= Ben Tomoloju =

Ben Omowafola Tomoloju (born 18 December 1954) is a Nigerian playwright, journalist, theatre director, musician, and cultural activist.

== Early life and education ==
Tomoloju was born in Ilaje Local Government Area, Ondo State, Nigeria14. He spent his early years in different towns within the old Western Region, attending elementary schools in Owo, Ilu-Titun, and Okitipupa before completing his primary education in Agege and Ikeja, Lagos. He went on to study at Christ School, Ado-Ekiti for his secondary education. He got a degree in English and Literary Studies at the University of Ibadan from in 1978.

== Career ==
Tomoloju began his journalism career at 19 as a freelance cartoonist for Newbreed Magazine. He went on to contribute to various publications including The Nigerian Observer and The Punch. He was Arts Editor and later Deputy Editor at The Guardian.

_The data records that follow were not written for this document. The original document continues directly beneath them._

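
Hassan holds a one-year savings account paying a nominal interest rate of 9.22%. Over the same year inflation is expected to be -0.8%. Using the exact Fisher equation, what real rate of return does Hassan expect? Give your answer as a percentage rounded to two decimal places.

By the Fisher equation, 1 + r = (1 + i)/(1 + π).
1 + r = 1.09220 / 0.99200 = 1.101008
r = 1.101008 − 1 = 10.1008%, i.e. 10.10%.

10.10%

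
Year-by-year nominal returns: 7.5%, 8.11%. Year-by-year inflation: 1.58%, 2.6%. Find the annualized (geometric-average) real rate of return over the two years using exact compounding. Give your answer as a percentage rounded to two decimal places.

5.60%

Nominal growth factor = 1.0750 × 1.0811 = 1.16218250
Price-level growth factor = 1.0158 × 1.0260 = 1.04221080
Real growth factor = 1.16218250 / 1.04221080 = 1.11511270
Annualized real rate = 1.11511270^(1/2) − 1 = 5.5989% → 5.60%.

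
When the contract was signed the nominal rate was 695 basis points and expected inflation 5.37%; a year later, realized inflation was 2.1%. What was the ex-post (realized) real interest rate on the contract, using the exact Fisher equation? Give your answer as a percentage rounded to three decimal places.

4.750%

Ex-post: (1 + 0.0695)/(1 + 0.0210) − 1 = 4.7502%
So the realized real rate is 4.750%.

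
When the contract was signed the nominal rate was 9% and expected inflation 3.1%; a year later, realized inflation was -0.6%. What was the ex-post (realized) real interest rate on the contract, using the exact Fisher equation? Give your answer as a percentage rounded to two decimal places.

Ex-post: (1 + 0.0900)/(1 − 0.0060) − 1 = 9.6579%
So the realized real rate is 9.66%.

9.66%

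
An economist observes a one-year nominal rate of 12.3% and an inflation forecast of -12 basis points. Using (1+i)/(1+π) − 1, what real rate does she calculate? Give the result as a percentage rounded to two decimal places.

By the Fisher relation, 1 + r = (1 + i)/(1 + π).
1 + r = 1.12300 / 0.99880 = 1.124349
r = 1.124349 − 1 = 12.4349%, i.e. 12.43%.

12.43%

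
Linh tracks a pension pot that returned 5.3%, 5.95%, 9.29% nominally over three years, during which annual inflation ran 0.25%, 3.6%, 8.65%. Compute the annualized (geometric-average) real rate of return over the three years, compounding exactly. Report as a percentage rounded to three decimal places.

Compound the nominal returns: 1.0530 × 1.0595 × 1.0929 = 1.21929771.
Compound inflation: 1.0025 × 1.0360 × 1.0865 = 1.12842804.
Deflate: 1.21929771 / 1.12842804 = 1.08052767.
Annualized real rate = 1.08052767^(1/3) − 1 = 2.6153% → 2.615%.

2.615%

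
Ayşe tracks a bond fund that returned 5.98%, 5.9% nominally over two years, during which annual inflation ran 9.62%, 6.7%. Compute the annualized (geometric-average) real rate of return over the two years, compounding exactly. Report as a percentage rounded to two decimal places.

Compound the nominal returns: 1.0598 × 1.0590 = 1.12232820.
Compound inflation: 1.0962 × 1.0670 = 1.16964540.
Deflate: 1.12232820 / 1.16964540 = 0.95954569.
Annualized real rate = 0.95954569^(1/2) − 1 = -2.0436% → -2.04%.

-2.04%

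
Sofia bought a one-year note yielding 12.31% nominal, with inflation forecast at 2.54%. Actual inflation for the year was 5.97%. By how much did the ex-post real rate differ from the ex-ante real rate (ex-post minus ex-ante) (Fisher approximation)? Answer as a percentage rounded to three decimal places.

-3.430%

Ex-ante: 12.31% − 2.54% = 9.770%
Ex-post: 12.31% − 5.97% = 6.340%
Difference (ex-post − ex-ante) = -3.4300% → -3.430%.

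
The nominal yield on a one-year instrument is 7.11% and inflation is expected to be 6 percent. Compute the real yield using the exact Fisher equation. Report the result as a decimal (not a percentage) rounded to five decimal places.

By the Fisher identity, 1 + r = (1 + i)/(1 + π).
1 + r = 1.07110 / 1.06000 = 1.010472
r = 1.010472 − 1 = 1.0472%, i.e. 0.01047.

0.01047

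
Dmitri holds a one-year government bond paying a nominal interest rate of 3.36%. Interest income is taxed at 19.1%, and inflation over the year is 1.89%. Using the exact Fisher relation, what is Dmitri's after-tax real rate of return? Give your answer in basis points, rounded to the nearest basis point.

After-tax nominal return = 3.36% × (1 − 0.191) = 2.71824%.
1 + r = 1.0271824 / 1.01890 = 1.008129
After-tax real rate = 1.008129 − 1 → 81 basis points.

81 basis points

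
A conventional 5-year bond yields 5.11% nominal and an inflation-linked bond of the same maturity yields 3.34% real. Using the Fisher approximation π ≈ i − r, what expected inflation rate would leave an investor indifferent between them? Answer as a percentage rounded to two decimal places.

1.77%

π ≈ i − r = 5.11% − 3.34% → 1.77%.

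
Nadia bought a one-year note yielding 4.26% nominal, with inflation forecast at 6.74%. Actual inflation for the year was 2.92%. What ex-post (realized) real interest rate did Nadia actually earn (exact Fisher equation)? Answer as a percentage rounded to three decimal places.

1.302%

Ex-post: (1 + 0.0426)/(1 + 0.0292) − 1 = 1.3020%
So the realized real rate is 1.302%.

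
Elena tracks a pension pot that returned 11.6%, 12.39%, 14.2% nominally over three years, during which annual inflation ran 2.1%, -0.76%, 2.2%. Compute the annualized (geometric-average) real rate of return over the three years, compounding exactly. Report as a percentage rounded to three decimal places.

11.420%

Compound the nominal returns: 1.1160 × 1.1239 × 1.1420 = 1.43237908.
Compound inflation: 1.0210 × 0.9924 × 1.0220 = 1.03553169.
Deflate: 1.43237908 / 1.03553169 = 1.38323056.
Annualized real rate = 1.38323056^(1/3) − 1 = 11.4204% → 11.420%.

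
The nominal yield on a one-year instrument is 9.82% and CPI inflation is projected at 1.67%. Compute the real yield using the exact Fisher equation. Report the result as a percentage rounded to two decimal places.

By the Fisher identity, 1 + r = (1 + i)/(1 + π).
1 + r = 1.09820 / 1.01670 = 1.080161
r = 1.080161 − 1 = 8.0161%, i.e. 8.02%.

8.02%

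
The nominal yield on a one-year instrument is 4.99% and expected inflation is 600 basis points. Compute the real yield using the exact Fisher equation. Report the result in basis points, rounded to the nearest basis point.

By the Fisher relation, 1 + r = (1 + i)/(1 + π).
1 + r = 1.04990 / 1.06000 = 0.990472
r = 0.990472 − 1 = -0.9528%, i.e. -95 basis points.

-95 basis points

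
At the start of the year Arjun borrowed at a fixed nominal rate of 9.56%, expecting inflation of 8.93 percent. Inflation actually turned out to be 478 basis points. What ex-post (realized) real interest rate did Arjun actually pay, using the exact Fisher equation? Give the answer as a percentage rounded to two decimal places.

Ex-post: (1 + 0.0956)/(1 + 0.0478) − 1 = 4.5619%
So the realized real rate is 4.56%.

4.56%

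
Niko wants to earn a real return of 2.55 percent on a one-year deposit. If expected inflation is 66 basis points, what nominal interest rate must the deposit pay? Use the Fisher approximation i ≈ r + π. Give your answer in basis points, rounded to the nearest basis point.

i ≈ r + π = 2.55% + 0.66% = 321 basis points.

321 basis points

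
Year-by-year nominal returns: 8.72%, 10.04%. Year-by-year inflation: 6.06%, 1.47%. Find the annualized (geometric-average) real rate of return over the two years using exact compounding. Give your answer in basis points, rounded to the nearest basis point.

Compound the nominal returns: 1.0872 × 1.1004 = 1.19635488.
Compound inflation: 1.0606 × 1.0147 = 1.07619082.
Deflate: 1.19635488 / 1.07619082 = 1.11165683.
Annualized real rate = 1.11165683^(1/2) − 1 = 5.4351% → 544 basis points.

544 basis points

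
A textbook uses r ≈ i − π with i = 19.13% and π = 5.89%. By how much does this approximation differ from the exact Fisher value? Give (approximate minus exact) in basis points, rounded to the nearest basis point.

Approximate: r ≈ 19.130% − 5.890% = 13.2400%
Exact: (1 + 0.1913)/(1 + 0.0589) − 1 = 12.5035%
Error = 13.2400% − 12.5035% = 0.7365% → 74 basis points.

74 basis points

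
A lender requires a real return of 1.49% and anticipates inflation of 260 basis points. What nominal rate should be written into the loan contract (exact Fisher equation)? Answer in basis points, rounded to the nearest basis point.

(1 + i) = (1 + r)(1 + π) = 1.01490 × 1.02600 = 1.0412874
i = 1.0412874 − 1, so the required nominal rate is 413 basis points.

413 basis points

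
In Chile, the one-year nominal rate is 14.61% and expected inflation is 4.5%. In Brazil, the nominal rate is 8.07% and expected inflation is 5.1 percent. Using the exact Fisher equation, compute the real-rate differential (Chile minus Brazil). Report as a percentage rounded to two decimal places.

6.85%

Chile: (1 + 0.1461)/(1 + 0.0450) − 1 = 9.6746%
Brazil: (1 + 0.0807)/(1 + 0.0510) − 1 = 2.8259%
Differential = 9.6746% − 2.8259% = 6.8488% → 6.85%.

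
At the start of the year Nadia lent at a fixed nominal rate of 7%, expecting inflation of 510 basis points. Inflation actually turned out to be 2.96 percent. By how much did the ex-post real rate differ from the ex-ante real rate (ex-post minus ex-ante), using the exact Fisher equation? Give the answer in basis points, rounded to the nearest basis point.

Ex-ante: (1 + 0.0700)/(1 + 0.0510) − 1 = 1.8078%
Ex-post: (1 + 0.0700)/(1 + 0.0296) − 1 = 3.9239%
Difference (ex-post − ex-ante) = 2.1161% → 212 basis points.

212 basis points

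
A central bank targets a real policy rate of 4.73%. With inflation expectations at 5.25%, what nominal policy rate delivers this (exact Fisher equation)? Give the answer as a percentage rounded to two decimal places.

10.23%

(1 + i) = (1 + r)(1 + π) = 1.04730 × 1.05250 = 1.10228325
i = 1.10228325 − 1, so the required nominal rate is 10.23%.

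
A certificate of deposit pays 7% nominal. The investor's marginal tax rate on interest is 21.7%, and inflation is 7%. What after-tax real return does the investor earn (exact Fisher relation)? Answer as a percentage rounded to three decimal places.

After-tax nominal return = 7% × (1 − 0.217) = 5.4810%.
1 + r = 1.05481 / 1.07000 = 0.985804
After-tax real rate = 0.985804 − 1 → -1.420%.

-1.420%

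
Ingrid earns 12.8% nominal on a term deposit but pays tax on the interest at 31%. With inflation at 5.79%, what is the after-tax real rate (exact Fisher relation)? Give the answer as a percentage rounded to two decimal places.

After-tax nominal return = 12.8% × (1 − 0.31) = 8.8320%.
1 + r = 1.08832 / 1.05790 = 1.028755
After-tax real rate = 1.028755 − 1 → 2.88%.

2.88%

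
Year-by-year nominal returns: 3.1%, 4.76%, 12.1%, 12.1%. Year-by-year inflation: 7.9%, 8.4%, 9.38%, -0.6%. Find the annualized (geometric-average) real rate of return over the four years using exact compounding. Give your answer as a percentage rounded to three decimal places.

1.642%

Compound the nominal returns: 1.0310 × 1.0476 × 1.1210 × 1.1210 = 1.35726728.
Compound inflation: 1.0790 × 1.0840 × 1.0938 × 0.9940 = 1.27167177.
Deflate: 1.35726728 / 1.27167177 = 1.06730944.
Annualized real rate = 1.06730944^(1/4) − 1 = 1.6419% → 1.642%.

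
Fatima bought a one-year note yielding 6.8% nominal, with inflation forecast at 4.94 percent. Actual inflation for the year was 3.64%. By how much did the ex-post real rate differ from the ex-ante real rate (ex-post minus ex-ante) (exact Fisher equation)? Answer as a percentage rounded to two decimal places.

1.28%

Ex-ante: (1 + 0.0680)/(1 + 0.0494) − 1 = 1.7724%
Ex-post: (1 + 0.0680)/(1 + 0.0364) − 1 = 3.0490%
Difference (ex-post − ex-ante) = 1.2766% → 1.28%.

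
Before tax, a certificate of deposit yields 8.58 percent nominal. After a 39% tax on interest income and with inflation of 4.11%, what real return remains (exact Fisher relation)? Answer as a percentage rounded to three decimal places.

1.079%

After-tax nominal return = 8.58% × (1 − 0.39) = 5.2338%.
1 + r = 1.052338 / 1.04110 = 1.010794
After-tax real rate = 1.010794 − 1 → 1.079%.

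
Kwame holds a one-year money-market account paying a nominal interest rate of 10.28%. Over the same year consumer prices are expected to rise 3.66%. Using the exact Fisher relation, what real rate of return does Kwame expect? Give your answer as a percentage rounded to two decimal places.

By the Fisher relation, 1 + r = (1 + i)/(1 + π).
1 + r = 1.10280 / 1.03660 = 1.063863
r = 1.063863 − 1 = 6.3863%, i.e. 6.39%.

6.39%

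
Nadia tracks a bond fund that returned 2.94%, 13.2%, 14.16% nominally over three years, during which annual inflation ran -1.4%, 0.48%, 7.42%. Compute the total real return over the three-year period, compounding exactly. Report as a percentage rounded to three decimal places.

Compound the nominal returns: 1.0294 × 1.1320 × 1.1416 = 1.330285.
Compound inflation: 0.9860 × 1.0048 × 1.0742 = 1.064245.
Deflate: 1.330285 / 1.064245 = 1.249979.
Total real return = 1.249979 − 1 → 24.998%.

24.998%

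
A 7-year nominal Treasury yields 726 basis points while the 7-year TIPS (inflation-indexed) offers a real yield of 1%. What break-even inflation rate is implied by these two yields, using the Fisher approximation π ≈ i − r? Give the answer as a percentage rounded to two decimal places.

6.26%

π ≈ i − r = 7.26% − 1% → 6.26%.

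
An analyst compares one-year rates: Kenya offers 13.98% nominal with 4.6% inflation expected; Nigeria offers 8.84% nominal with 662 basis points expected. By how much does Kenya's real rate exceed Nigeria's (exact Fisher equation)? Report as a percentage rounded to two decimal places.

6.89%

Kenya: (1 + 0.1398)/(1 + 0.0460) − 1 = 8.9675%
Nigeria: (1 + 0.0884)/(1 + 0.0662) − 1 = 2.0822%
Differential = 8.9675% − 2.0822% = 6.8853% → 6.89%.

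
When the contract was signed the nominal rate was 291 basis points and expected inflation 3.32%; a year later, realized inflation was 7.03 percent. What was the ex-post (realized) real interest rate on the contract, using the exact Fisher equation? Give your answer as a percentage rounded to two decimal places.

Ex-post: (1 + 0.0291)/(1 + 0.0703) − 1 = -3.8494%
So the realized real rate is -3.85%.

-3.85%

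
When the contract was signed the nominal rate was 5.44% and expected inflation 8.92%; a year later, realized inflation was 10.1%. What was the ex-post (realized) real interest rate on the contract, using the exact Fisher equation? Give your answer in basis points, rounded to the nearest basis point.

Ex-post: (1 + 0.0544)/(1 + 0.1010) − 1 = -4.2325%
So the realized real rate is -423 basis points.

-423 basis points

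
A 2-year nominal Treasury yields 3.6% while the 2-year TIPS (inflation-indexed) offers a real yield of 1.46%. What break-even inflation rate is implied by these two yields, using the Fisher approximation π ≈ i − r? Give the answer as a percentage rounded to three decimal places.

2.140%

π ≈ i − r = 3.6% − 1.46% → 2.140%.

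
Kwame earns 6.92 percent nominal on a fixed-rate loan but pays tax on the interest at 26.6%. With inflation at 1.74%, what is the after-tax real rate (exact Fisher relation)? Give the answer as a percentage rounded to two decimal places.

After-tax nominal return = 6.92% × (1 − 0.266) = 5.07928%.
1 + r = 1.0507928 / 1.01740 = 1.032822
After-tax real rate = 1.032822 − 1 → 3.28%.

3.28%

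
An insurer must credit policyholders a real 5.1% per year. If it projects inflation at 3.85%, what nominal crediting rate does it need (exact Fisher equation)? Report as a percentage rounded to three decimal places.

(1 + i) = (1 + r)(1 + π) = 1.05100 × 1.03850 = 1.0914635
i = 1.0914635 − 1, so the required nominal rate is 9.146%.

9.146%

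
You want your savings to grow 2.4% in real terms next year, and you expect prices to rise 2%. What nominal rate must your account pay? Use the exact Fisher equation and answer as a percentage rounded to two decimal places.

(1 + i) = (1 + r)(1 + π) = 1.02400 × 1.02000 = 1.04448
i = 1.04448 − 1, so the required nominal rate is 4.45%.

4.45%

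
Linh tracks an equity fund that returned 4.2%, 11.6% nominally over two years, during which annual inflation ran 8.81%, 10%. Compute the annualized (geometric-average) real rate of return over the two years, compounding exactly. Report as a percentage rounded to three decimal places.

-1.432%

Nominal growth factor = 1.0420 × 1.1160 = 1.16287200
Price-level growth factor = 1.0881 × 1.1000 = 1.19691000
Real growth factor = 1.16287200 / 1.19691000 = 0.97156177
Annualized real rate = 0.97156177^(1/2) − 1 = -1.4322% → -1.432%.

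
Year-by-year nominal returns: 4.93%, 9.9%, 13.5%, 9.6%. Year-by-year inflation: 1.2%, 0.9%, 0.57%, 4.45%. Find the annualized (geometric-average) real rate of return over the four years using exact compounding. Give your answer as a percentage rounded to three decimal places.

7.538%

Nominal growth factor = 1.0493 × 1.0990 × 1.1350 × 1.0960 = 1.434510664
Price-level growth factor = 1.0120 × 1.0090 × 1.0057 × 1.0445 = 1.072626626
Real growth factor = 1.434510664 / 1.072626626 = 1.337381181
Annualized real rate = 1.337381181^(1/4) − 1 = 7.53846% → 7.538%.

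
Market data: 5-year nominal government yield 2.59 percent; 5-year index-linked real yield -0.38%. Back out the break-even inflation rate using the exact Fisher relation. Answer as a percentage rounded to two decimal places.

(1 + π) = (1 + i)/(1 + r) = 1.02590 / 0.99620 = 1.029813
Break-even inflation = 1.029813 − 1 → 2.98%.

2.98%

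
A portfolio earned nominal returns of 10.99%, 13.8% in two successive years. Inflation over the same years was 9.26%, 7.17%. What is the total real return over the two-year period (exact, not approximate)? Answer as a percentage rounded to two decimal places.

Compound the nominal returns: 1.1099 × 1.1380 = 1.263066.
Compound inflation: 1.0926 × 1.0717 = 1.170939.
Deflate: 1.263066 / 1.170939 = 1.078678.
Total real return = 1.078678 − 1 → 7.87%.

7.87%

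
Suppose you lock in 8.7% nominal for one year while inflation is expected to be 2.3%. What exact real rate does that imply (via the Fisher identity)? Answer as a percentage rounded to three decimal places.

6.256%

By the Fisher identity, 1 + r = (1 + i)/(1 + π).
1 + r = 1.08700 / 1.02300 = 1.062561
r = 1.062561 − 1 = 6.2561%, i.e. 6.256%.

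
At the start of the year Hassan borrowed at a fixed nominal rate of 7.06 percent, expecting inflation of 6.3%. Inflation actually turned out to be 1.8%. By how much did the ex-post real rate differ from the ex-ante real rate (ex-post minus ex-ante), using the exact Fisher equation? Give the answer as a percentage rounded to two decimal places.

4.45%

Ex-ante: (1 + 0.0706)/(1 + 0.0630) − 1 = 0.7150%
Ex-post: (1 + 0.0706)/(1 + 0.0180) − 1 = 5.1670%
Difference (ex-post − ex-ante) = 4.4520% → 4.45%.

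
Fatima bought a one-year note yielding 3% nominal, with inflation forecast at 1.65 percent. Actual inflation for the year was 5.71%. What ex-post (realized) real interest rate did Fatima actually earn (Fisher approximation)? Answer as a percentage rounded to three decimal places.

Ex-post: 3% − 5.71% = -2.710%
So the realized real rate is -2.710%.

-2.710%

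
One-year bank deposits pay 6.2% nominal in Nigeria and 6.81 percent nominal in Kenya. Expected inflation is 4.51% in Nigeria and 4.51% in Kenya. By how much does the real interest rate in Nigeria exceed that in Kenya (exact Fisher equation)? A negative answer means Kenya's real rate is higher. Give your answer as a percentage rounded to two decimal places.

Nigeria: (1 + 0.0620)/(1 + 0.0451) − 1 = 1.6171%
Kenya: (1 + 0.0681)/(1 + 0.0451) − 1 = 2.2007%
Differential = 1.6171% − 2.2007% = -0.5837% → -0.58%.

-0.58%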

As a dramatist, Tomoloju's plays engage themes of leadership, social justice, and the complexities of Nigerian society. Some of his works includes Jankariwo, Mujemuje, Amona, Iphigenia Finds Aiyelala, and Askari which featured actors like Yinka Davies, Lekan Balogun, and Dickson Ekhaguere. In 1980, he founded the Kakaaki Performance Troupe to nurture young artistic talent. Several of his plays have been performed nationally and internationally.